We introduce an analytical workflow for determining relative permeability behavior of two-phase matrix flow within low permeability samples using mercury injection capillary pressure (MICP) drainage-imbibition measurements. Low permeability samples often experience wettability alterations during core cleaning and require extensive time to reach equilibrium conditions, which challenges traditional core flood measurements using reservoir fluids.
Mercury is advantageous as it effectively describes the non-wetting phase connectivity and trapping behavior defined by the pore geometry, regardless of wettability alterations. Sample compressibility occurring during measurement is used to quantify stress sensitivities and the subsequent reduction in porosity and permeability so that extracted values can be representative of reservoir stressed conditions. The MICP drainage-imbibition measurements utilize the compressibility, capillary pressure, and pore geometry concepts to provide Corey power-law wetting and non-wetting phase exponents (nw, nnw) and residual saturation (Sw, Snw) values. The relatively short measurement time allows for high frequency sampling within intervals of interest to determine relative permeability behavior at appropriate vertical resolution.

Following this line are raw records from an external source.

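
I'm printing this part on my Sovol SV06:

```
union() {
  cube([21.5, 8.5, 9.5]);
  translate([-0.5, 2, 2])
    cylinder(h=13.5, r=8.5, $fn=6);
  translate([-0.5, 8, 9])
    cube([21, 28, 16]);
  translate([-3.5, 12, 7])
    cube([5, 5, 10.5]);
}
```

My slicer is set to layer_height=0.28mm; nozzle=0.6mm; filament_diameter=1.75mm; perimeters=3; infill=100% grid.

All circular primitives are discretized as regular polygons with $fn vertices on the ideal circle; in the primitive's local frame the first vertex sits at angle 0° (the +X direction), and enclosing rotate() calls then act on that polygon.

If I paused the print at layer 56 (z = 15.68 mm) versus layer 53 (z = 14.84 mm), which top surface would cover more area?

Layer 56 (z = 15.68): the cube is not intersected at this z (z outside [0, 9.5]); the cylinder at (-0.5, 2) does not reach this height (z outside [2, 15.5]); the 21×28 cube at (-0.5, 8) contributes its full rectangle (area 588.00 mm²); the 5×5 cube at (-3.5, 12) contributes its full rectangle (area 25.00 mm²); Combining (union): the regions partially overlap — summed areas 613.00 mm² minus the doubly-counted overlap 10.00 mm² gives 603.00 mm² — area = 603.00 mm². So its area = 603.00 mm². Layer 53 (z = 14.84): the cube does not reach this height (z outside [0, 9.5]); the r=8.5 cylinder at (-0.5, 2) contributes a regular 6-gon of circumradius 8.5 (area = (6/2)·8.500²·sin(360°/6) = 187.71 mm²); the cube at (-0.5, 8) (footprint 21×28) is included at this height (area 588.00 mm²); the cube at (-3.5, 12) is present — its section is the full 5×5 rectangle (area 25.00 mm²); Merging all regions: the regions partially overlap — summed areas 800.71 mm² minus the doubly-counted overlap 16.32 mm² gives 784.39 mm² — area = 784.39 mm². So its area = 784.39 mm². Layer 53 is larger (784.39 vs 603.00 mm²).

layer 53 (z = 14.84 mm)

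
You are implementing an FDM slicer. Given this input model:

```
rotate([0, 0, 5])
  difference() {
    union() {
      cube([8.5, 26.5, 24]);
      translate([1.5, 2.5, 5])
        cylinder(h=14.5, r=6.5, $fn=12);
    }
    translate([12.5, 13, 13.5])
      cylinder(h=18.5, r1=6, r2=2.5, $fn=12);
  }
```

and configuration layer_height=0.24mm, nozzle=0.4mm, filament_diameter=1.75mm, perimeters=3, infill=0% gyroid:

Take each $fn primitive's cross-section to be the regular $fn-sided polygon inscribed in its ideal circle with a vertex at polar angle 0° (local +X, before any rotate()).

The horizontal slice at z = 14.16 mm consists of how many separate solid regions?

At z = 14.16 mm: the cube (footprint 8.5×26.5) is included at this height; the r=6.5 cylinder at (1.5, 2.5) gives a regular 12-gon of circumradius 6.5 (constant along its height); Combining (union): the regions partially overlap (shared area 60.30 mm²), so overlapping operands fuse into one piece — 1 connected region; the cone at (12.5, 13) contributes a regular 12-gon of circumradius 5.875 (interpolated between r1=6 and r2=2.5 at t=0.036); After the difference (first − rest): starting from the result so far, the cone at (12.5, 13) partially overlaps it — only the 9.89 mm² overlap (of its 103.55 mm²) is removed, clipping the outline — 1 connected region; (rotated 5° about Z; rotation is an isometry so areas/perimeters/island counts are preserved). The result has 1 disconnected region.

1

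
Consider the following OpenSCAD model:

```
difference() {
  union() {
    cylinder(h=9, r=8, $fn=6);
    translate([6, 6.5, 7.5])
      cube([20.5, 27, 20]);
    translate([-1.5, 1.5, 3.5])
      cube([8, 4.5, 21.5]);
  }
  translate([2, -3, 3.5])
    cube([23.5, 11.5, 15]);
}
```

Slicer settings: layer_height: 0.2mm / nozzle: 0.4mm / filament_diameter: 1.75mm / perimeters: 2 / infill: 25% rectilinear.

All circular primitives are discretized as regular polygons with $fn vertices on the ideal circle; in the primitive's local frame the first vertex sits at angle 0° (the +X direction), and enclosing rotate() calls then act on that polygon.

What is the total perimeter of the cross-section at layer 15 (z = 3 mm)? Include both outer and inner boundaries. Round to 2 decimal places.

48.00 mm

At z = 3 mm: the cylinder: section is a regular 6-gon, circumradius r=8 (perimeter = 2·6·8.000·sin(180°/6) = 48.00 mm); the cube at (6, 6.5) is absent (z outside [7.5, 27.5]); the cube at (-1.5, 1.5) is not intersected at this z (z outside [3.5, 25]); Combining (union): only the r=8 cylinder is present, so the union is just that shape — boundary = 48.00 mm; the cube at (2, -3) is not intersected at this z (z outside [3.5, 18.5]); Taking the first minus the rest: none of the subtracted shapes is present at this height, so the result so far is unchanged — boundary = 48.00 mm. Overall, the cross-section is a single solid region. Total boundary length (outer) = 48.00 mm.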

Data was acquired on samples from produced intervals within the 3rd Bone Spring Sand and Wolfcamp formations across four Delaware Basin wells. These producing wells observed water cuts ranging from 25% to 82%. Core measurement data are applied via petrophysical framework and engineering equations of state (EOS) to model fractional flow at surface for comparison to observed production. The core-calibrated fractional flow models closely match produced water volumes, demonstrating that this methodology can be applied with predictive capabilities. The free fluid saturation (1-Sor-Swir) described by the relative permeability curves indicate only a small fraction of the total porosity is capable of two-phase flow, which suggests that relatively small saturation changes can result in drastic changes in fluid phase mobility. This is reflected in the very steep slope of the fractional flow at surface curve as a function of water saturation.
Relative permeability describes the dimensionless reduction of flow capacity for a fluid phase during multi-phase flow conditions. The understanding of relative permeability behavior is essential for formation evaluation and reservoir engineering objectives. Direct measurement of relative permeability involves flowing reservoir fluids through a core sample, under steady-state or unsteady-state conditions (Honarpour & Mahmood, 1988). Low permeability samples often experience wettability alterations during core cleaning and require extensive time to reach equilibrium conditions, which challenge traditional measurements (Alvarez & Schechter, 2016).